Toplumdaki bu duyarsızlık en çok nerede hissediliyor biliyor musunuz? Kadına yönelik şiddet vakalarında. Neredeyse her gün gazetelerde bir kadının, kendi hayatını koruma çabasındayken canından olduğunu okuyoruz. Ancak olay burada bitmiyor; suçlular ya cezasız kalıyor ya da komik denilebilecek kadar düşük cezalarla adeta ödüllendiriliyor. Bu da başka bir toplumsal sorunu doğuruyor: Adalet duygusunun kaybı. Eğer bir toplumda adalet duygusu kaybolursa, o toplum ayakta nasıl kalabilir?
Elbette herkes için aynı kuralları ve duyarlılığı beklemek hayal olabilir. Ancak en azından, şu temel soruyu sormamız gerekiyor: "Ben bu toplumun bir üyesi olarak üzerime düşeni yapıyor muyum?"

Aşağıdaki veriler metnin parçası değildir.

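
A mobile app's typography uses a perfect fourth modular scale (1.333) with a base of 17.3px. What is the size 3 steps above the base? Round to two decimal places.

40.98px

17.3 × 1.333³ = 17.3 × 2.36859 ≈ 40.98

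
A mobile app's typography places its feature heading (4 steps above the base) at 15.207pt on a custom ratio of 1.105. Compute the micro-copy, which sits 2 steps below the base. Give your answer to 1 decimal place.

8.4pt

Moving from step +4 to step -2 is 6 steps down, so divide by r⁶.
15.207 ÷ 1.105⁶ = 15.207 ÷ 1.82043 ≈ 8.354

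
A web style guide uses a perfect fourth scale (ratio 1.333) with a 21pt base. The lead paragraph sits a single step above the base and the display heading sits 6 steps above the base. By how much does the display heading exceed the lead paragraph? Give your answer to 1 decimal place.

Step 1: 21.0 × 1.333 = 27.993pt
Step 6: 21.0 × 1.333⁶ = 117.815pt
Difference: 117.815 − 27.993 = 89.822pt

89.8pt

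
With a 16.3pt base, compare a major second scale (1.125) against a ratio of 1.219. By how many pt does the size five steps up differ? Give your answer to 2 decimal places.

Major second: 16.3 × 1.125⁵ = 29.3731pt
At 1.219: 16.3 × 1.219⁵ = 43.8739pt
Difference: 43.8739 − 29.3731 = 14.5008pt

14.50pt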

Caddelere çöp atmayan birini gördüğünüzde neden bu kişinin davranışı size "anormal" geliyor? Ya da toplu taşıma sırasında yaşlı birine yer veren biri neden garipseniyor? Bunun nedeni, toplumun artık doğru olanı takdir etmemesi, aksine doğruyu istisna olarak görmesidir. İyi insanlar hâlâ var ama sayıları giderek azalıyor. Ve onların çabası, çoğunluğun bencilliği içinde görünmez hale geliyor.
Peki, ne yapılmalı? Öncelikle sorumluluğu yalnızca "başkalarına" yüklemekten vazgeçmeliyiz. Belediyelerin, hükümetin ya da herhangi bir kurumun tek başına toplumu dönüştüreceğine inanmak, hayalcilik olur. Bu bir ekip işi ve bu ekibin her bireyi kendi üzerine düşeni yapmak zorunda. Mahallemizdeki yaşlı bir bireye yardım etmekten, iş yerindeki haksızlığa sessiz kalmamaya kadar; bu görev hepimizin omzunda.

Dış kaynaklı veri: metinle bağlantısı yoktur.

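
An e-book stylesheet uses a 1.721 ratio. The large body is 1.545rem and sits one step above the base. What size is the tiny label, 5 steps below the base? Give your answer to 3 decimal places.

0.059rem

Moving from step +1 to step -5 is 6 steps down, so divide by r⁶.
1.545 ÷ 1.721⁶ = 1.545 ÷ 25.98276 ≈ 0.059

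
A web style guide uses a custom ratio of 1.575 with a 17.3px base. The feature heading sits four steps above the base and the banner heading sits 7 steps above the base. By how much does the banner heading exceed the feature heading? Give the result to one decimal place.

Step 4: 17.3 × 1.575⁴ = 106.456px
Step 7: 17.3 × 1.575⁷ = 415.920px
Difference: 415.920 − 106.456 = 309.464px

309.5px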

Ama eğer hiçbir şey yapmazsak? Eğer bu duyarsızlığa, bencilliğe devam edersek? O zaman toplum olarak yavaş ama kesin bir çöküşe doğru yol alıyoruz demektir. İnsanlığımızı unuttuğumuzda, elimizde kalan şey, yalnızca bir kalabalıktan ibaret olur. Kalabalıklar toplumu kurtaramaz, sadece sürükler.

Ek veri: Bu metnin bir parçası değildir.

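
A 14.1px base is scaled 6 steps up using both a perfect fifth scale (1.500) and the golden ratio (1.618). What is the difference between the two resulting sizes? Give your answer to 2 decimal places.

92.37px

Perfect fifth: 14.1 × 1.500⁶ = 160.6078px
Golden ratio: 14.1 × 1.618⁶ = 252.9823px
Difference: 252.9823 − 160.6078 = 92.3745px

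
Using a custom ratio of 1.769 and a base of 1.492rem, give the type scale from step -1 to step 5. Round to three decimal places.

Step -1: 1.492 ÷ 1.769 = 0.843
Step 0: 1.492rem
Step 1: 1.492 × 1.769 = 2.639
Step 2: 1.492 × 1.769² = 4.669
Step 3: 1.492 × 1.769³ = 8.259
Step 4: 1.492 × 1.769⁴ = 14.611
Step 5: 1.492 × 1.769⁵ = 25.847

0.843rem, 1.492rem, 2.639rem, 4.669rem, 8.259rem, 14.611rem, 25.847rem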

Bu yüzden kendimize şu soruyu tekrar sormak zorundayız: "Ben kimim? Bu topluma ne faydam var? Ve en önemlisi, eğer şu an yaşadığım hayattan şikâyet ediyorsam, bunu değiştirmek için ne yapıyorum?" Eylem olmadan değişim gelmeyecektir. Ancak bunu anlamak için kaç kuşağın kaybolması gerektiği konusunda bir fikrimiz yok. Dilerim o gün geldiğinde, "Artık çok geç" demek zorunda kalmayız.